Les déclarations de Choe ont été faites alors que le secrétaire d’État américain Antony Blinken et le secrétaire à la Défense Lloyd Austin sont à Séoul pour des entretiens mercredi et jeudi pour discuter d’une stratégie coordonnée sur la Corée du Nord.

Elle a appelé les États-Unis à «abandonner l’astuce bon marché» d’essayer d’utiliser les contacts Corée du Nord – États-Unis «comme moyen de gagner du temps et de construire l’opinion publique».

Choe a souligné que la Corée du Nord ne fournirait plus « des opportunités comme à Singapour et à Hanoi », faisant référence à deux sommets entre le dirigeant nord-coréen Kim Jong-un et l’ancien président américain Donald Trump en juin 2018 et février 2019.

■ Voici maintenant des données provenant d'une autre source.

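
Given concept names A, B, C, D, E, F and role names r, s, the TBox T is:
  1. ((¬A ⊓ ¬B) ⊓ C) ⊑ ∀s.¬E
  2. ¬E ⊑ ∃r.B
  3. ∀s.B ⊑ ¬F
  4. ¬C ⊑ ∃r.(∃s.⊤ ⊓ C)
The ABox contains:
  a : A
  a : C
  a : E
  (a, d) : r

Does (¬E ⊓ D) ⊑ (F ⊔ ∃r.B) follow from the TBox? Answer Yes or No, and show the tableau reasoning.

1. (¬E ⊓ D) ⊑ (F ⊔ ∃r.B)  ⇔  ((¬E ⊓ D) ⊓ (¬F ⊓ ∀r.¬B)) unsat w.r.t. T
   all branches close; clash {B, ¬B} at an ∃-successor
2. Hence (¬E ⊓ D) ⊑ (F ⊔ ∃r.B): entailed.

Yes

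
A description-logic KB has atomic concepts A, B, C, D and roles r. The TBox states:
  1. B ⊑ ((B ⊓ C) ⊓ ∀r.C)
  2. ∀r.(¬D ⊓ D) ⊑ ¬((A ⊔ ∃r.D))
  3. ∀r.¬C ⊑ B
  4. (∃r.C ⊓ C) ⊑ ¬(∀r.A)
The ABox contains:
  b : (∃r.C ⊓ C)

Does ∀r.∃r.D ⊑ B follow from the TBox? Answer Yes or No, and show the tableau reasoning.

No

1. ∀r.∃r.D ⊑ B  ⇔  (∀r.∃r.D ⊓ ¬B) unsat w.r.t. T
   open: L(x₀) ⊇ {¬B, ¬C, ∀r.∃r.D, ∃r.(D ⊔ ¬D), ∃r.C} (+ ∃-successors)
2. Hence ∀r.∃r.D ⊑ B: not entailed.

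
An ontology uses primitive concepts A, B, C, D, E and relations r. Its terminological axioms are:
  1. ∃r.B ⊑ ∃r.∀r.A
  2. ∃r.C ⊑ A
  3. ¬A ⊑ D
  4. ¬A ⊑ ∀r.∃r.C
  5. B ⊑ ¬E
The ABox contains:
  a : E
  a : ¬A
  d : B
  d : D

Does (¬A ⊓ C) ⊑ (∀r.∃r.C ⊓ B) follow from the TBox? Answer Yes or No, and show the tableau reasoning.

No

1. (¬A ⊓ C) ⊑ (∀r.∃r.C ⊓ B)  ⇔  ((¬A ⊓ C) ⊓ (∃r.∀r.¬C ⊔ ¬B)) unsat w.r.t. T
   apply at x₀: ¬A⊑D; ¬A⊑∀r.∃r.C
   open: L(x₀) ⊇ {C, D, ¬A, ¬B, ∀r.¬B, …}
2. Hence (¬A ⊓ C) ⊑ (∀r.∃r.C ⊓ B): not entailed.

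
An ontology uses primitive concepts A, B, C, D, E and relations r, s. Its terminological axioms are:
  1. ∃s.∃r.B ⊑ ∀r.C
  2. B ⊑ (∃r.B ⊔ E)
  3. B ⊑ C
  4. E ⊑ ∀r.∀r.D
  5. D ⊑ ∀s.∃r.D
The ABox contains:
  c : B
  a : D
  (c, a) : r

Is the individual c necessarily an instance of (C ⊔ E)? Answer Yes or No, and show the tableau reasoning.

Yes

1. c : (C ⊔ E)?  L(c) = {B} ∪ {(¬C ⊓ ¬E)}
   clash {C, ¬C} at c — c ∈ (C ⊔ E)
2. Hence c : (C ⊔ E): entailed.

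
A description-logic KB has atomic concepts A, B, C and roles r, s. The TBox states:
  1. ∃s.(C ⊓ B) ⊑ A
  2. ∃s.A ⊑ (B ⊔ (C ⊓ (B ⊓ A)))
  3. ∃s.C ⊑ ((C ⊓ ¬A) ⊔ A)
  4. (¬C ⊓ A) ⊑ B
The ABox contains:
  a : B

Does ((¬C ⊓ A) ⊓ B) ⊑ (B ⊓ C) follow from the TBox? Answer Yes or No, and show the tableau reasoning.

1. ((¬C ⊓ A) ⊓ B) ⊑ (B ⊓ C)  ⇔  (((¬C ⊓ A) ⊓ B) ⊓ (¬B ⊔ ¬C)) unsat w.r.t. T
   open: L(x₀) ⊇ {A, B, ¬C, ∀s.¬A, ∀s.¬C}
2. Hence ((¬C ⊓ A) ⊓ B) ⊑ (B ⊓ C): not entailed.

No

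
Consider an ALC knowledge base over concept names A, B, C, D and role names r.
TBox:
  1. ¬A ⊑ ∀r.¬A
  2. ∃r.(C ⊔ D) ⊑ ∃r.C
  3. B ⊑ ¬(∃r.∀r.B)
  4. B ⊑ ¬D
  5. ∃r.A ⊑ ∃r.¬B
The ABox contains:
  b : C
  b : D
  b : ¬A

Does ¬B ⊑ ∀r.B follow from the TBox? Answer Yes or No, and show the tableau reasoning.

1. ¬B ⊑ ∀r.B  ⇔  (¬B ⊓ ∃r.¬B) unsat w.r.t. T
   open: L(x₀) ⊇ {A, ¬B, ∀r.(¬C ⊓ ¬D), ∃r.¬B} (+ ∃-successors)
2. Hence ¬B ⊑ ∀r.B: not entailed.

No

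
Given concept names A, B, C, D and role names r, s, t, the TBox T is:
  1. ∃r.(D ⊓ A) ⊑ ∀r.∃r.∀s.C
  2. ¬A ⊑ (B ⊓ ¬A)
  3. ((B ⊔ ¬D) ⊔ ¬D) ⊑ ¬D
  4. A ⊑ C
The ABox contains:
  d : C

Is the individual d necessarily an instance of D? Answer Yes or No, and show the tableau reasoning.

1. d : D?  L(d) = {C} ∪ {¬D}
   open: L(d) ⊇ {A, C, ¬D, ∀r.(¬D ⊔ ¬A)} — d ∉ D possible
2. Hence d : D: not entailed.

No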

«Nous avons déjà déclaré notre position, aucune relation RPDC-États-Unis de toute nature ne peut être possible à moins que les États-Unis ne renoncent à leur politique hostile à l’égard de la RPDC », a déclaré Choe. «Par conséquent, nous ignorerons également une telle tentative des États-Unis à l’avenir.»

Elle a menacé que Pyongyang «réagisse à l’effet de levier des sanctions» soulevé par Washington et a critiqué l’administration Biden pour avoir soulevé la possibilité d’une pression supplémentaire sur le Nord.

Choe a indiqué que Pyongyang était consciente d’un examen complet en cours par l’administration Biden de la politique nord-coréenne. Elle a accusé Washington d’entraver l’aide humanitaire au milieu d’une pandémie par des «mots irréfléchis».

Cependant, Choe a noté que « pour qu’un dialogue puisse avoir lieu, une atmosphère pour que les deux parties échangent des mots sur un pied d’égalité doit être créée », laissant une porte ouverte aux négociations.

Publié par KoreaJoongAng Daily, traduit et adapté par KoreaIsGood.